O massivo advento das novas tecnologias a esses contratos — instrumentos como a internet of things, big data, inteligência artificial, emprego de algoritmos, e.g, vem revolucionando o modus operandi que, por séculos, caracterizou a feitura/operação dos contratos de seguros. Nada obstante a relevância história da obra de Pedro Alvim, é como se, ao olhar para o futuro, pudéssemos inferir que ela não mais será capaz de lidar com as controvérsias que, fatalmente, surgirão, o que nos desafia a buscar critérios hábeis à sua solução.

Melhor explicando a arrojada afirmação, imaginemos que as seguradoras, baseadas em dados disponíveis nas grandes redes ou providos pelas big techs, saibam, em tempo real, a respeito de todos os hábitos de vida dos seus segurados. O que comem, os exercícios que praticam, a velocidade média de seus automóveis, o número de horas que dormem, se consomem drogas, bebidas, fumo etc. Seria isso utópico? Se, no passado, o pêndulo pertinente à assimetria de informação pesava contra as seguradoras, de agora em diante parece que a mecânica inversa é que prevalecerá [2].

Em outra sede, por ocasião de interessante evento promovido pela FGV Direito Rio, tivemos a oportunidade de estudar o primeiro sandbox regulatório organizado pela Susep que, a bem da verdade, correspondeu ao primeiro sandbox criado no país em todos os seus mercados regulados, antes mesmo da CVM ou do Bacen [3].

A iniciativa pioneira da Susep foi inspirada pelo berço dos sandboxes regulatórios a nível mundial, aquele criado pela FCA (Financial Conduct Authority) em 2016 [4].

Relembrando as principais características do sandbox criado pela Susep, vale dizer que ele é exclusivo para empresas concebidas à atividade de seguradora, ou seja, atividades outras, ainda que integrantes da cadeia produtiva dos seguros, não se encontram contempladas por esse novel modelo regulatório, característica que se aparta do sandbox londrino [5].

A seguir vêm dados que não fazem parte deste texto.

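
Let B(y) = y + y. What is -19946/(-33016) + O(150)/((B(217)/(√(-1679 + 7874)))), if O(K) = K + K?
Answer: 9973/16508 + 150*√6195/217 ≈ 55.011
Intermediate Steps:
O(K) = 2*K
B(y) = 2*y
-19946/(-33016) + O(150)/((B(217)/(√(-1679 + 7874)))) = -19946/(-33016) + (2*150)/(((2*217)/(√(-1679 + 7874)))) = -19946*(-1/33016) + 300/((434/(√6195))) = 9973/16508 + 300/((434*(√6195/6195))) = 9973/16508 + 300/((62*√6195/885)) = 9973/16508 + 300*(√6195/434) = 9973/16508 + 150*√6195/217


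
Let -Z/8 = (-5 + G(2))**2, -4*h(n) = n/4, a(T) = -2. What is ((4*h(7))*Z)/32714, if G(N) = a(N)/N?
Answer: 252/16357 ≈ 0.015406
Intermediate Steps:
h(n) = -n/16 (h(n) = -n/(4*4) = -n/16)
G(N) = -2/N
Z = -288 (Z = -8*(-5 - 2/2)**2 = -8*(-5 - 2*1/2)**2 = -8*(-5 - 1)**2 = -8*(-6)**2 = -8*36 = -288)
((4*h(7))*Z)/32714 = ((4*(-1/16*7))*(-288))/32714 = ((4*(-7/16))*(-288))*(1/32714) = -7/4*(-288)*(1/32714) = 504*(1/32714) = 252/16357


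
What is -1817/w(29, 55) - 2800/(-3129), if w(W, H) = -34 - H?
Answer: 847799/39783 ≈ 21.311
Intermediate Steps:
-1817/w(29, 55) - 2800/(-3129) = -1817/(-34 - 1*55) - 2800/(-3129) = -1817/(-34 - 55) - 2800*(-1/3129) = -1817/(-89) + 400/447 = -1817*(-1/89) + 400/447 = 1817/89 + 400/447 = 847799/39783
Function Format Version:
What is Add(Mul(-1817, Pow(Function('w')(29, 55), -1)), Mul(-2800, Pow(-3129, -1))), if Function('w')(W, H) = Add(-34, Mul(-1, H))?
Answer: Rational(847799, 39783) ≈ 21.311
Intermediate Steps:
Add(Mul(-1817, Pow(Function('w')(29, 55), -1)), Mul(-2800, Pow(-3129, -1))) = Add(Mul(-1817, Pow(Add(-34, Mul(-1, 55)), -1)), Mul(-2800, Pow(-3129, -1))) = Add(Mul(-1817, Pow(Add(-34, -55), -1)), Mul(-2800, Rational(-1, 3129))) = Add(Mul(-1817, Pow(-89, -1)), Rational(400, 447)) = Add(Mul(-1817, Rational(-1, 89)), Rational(400, 447)) = Add(Rational(1817, 89), Rational(400, 447)) = Rational(847799, 39783)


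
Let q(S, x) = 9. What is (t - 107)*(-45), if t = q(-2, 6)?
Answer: 4410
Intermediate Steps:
t = 9
(t - 107)*(-45) = (9 - 107)*(-45) = -98*(-45) = 4410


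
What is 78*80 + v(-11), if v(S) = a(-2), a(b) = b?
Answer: 6238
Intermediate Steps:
v(S) = -2
78*80 + v(-11) = 78*80 - 2 = 6240 - 2 = 6238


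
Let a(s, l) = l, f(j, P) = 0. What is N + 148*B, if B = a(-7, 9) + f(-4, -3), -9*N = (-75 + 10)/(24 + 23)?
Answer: 563501/423 ≈ 1332.2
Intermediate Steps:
N = 65/423 (N = -(-75 + 10)/(9*(24 + 23)) = -(-65)/(9*47) = -1/9*(-65/47) = 65/423 ≈ 0.15366)
B = 9 (B = 9 + 0 = 9)
N + 148*B = 65/423 + 148*9 = 65/423 + 1332 = 563501/423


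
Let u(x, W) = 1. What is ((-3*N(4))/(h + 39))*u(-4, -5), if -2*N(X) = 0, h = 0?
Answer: 0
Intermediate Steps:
N(X) = 0 (N(X) = -1/2*0 = 0)
((-3*N(4))/(h + 39))*u(-4, -5) = ((-3*0)/(0 + 39))*1 = (0/39)*1 = (0*(1/39))*1 = 0*1 = 0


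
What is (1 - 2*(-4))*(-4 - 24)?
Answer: -252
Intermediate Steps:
(1 - 2*(-4))*(-4 - 24) = (1 + 8)*(-28) = 9*(-28) = -252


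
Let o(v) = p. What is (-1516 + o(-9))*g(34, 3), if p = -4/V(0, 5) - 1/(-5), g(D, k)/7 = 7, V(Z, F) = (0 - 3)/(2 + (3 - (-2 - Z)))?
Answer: -1107253/15 ≈ -73817.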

Ilustrando a assertiva anterior, imaginemos que uma determinada empresa tenha desenvolvido, por intermédio de tecnologias novíssimas, uma maneira mais eficiente de absorver dados e regular sinistros, independentemente de burocracia, preenchimento de formulários, envio de documentos, baseando-se no cruzamento de dados consentidos pelo segurado. Dita empresa, como se disse, dedicada apenas à regulação de sinistros, não poderia aplicar para o ingresso no sandbox de seguros brasileiro, nada obstante o projeto inovador em referência.

Além da dedicação exclusiva à atividade de seguros, outro traço importante desse novo modelo regulatório de seguros refere-se ao desenvolvimento daquilo que se possa considerar como um projeto inovador [6]. Tomando como exemplo o ramo do seguro auto, para que uma seguradora possa aplicar com vistas à entrada no sandbox ela deverá conceber uma nova forma de lidar com esses contratos, apartando-se da modalidade convencional, já conhecida pelo público.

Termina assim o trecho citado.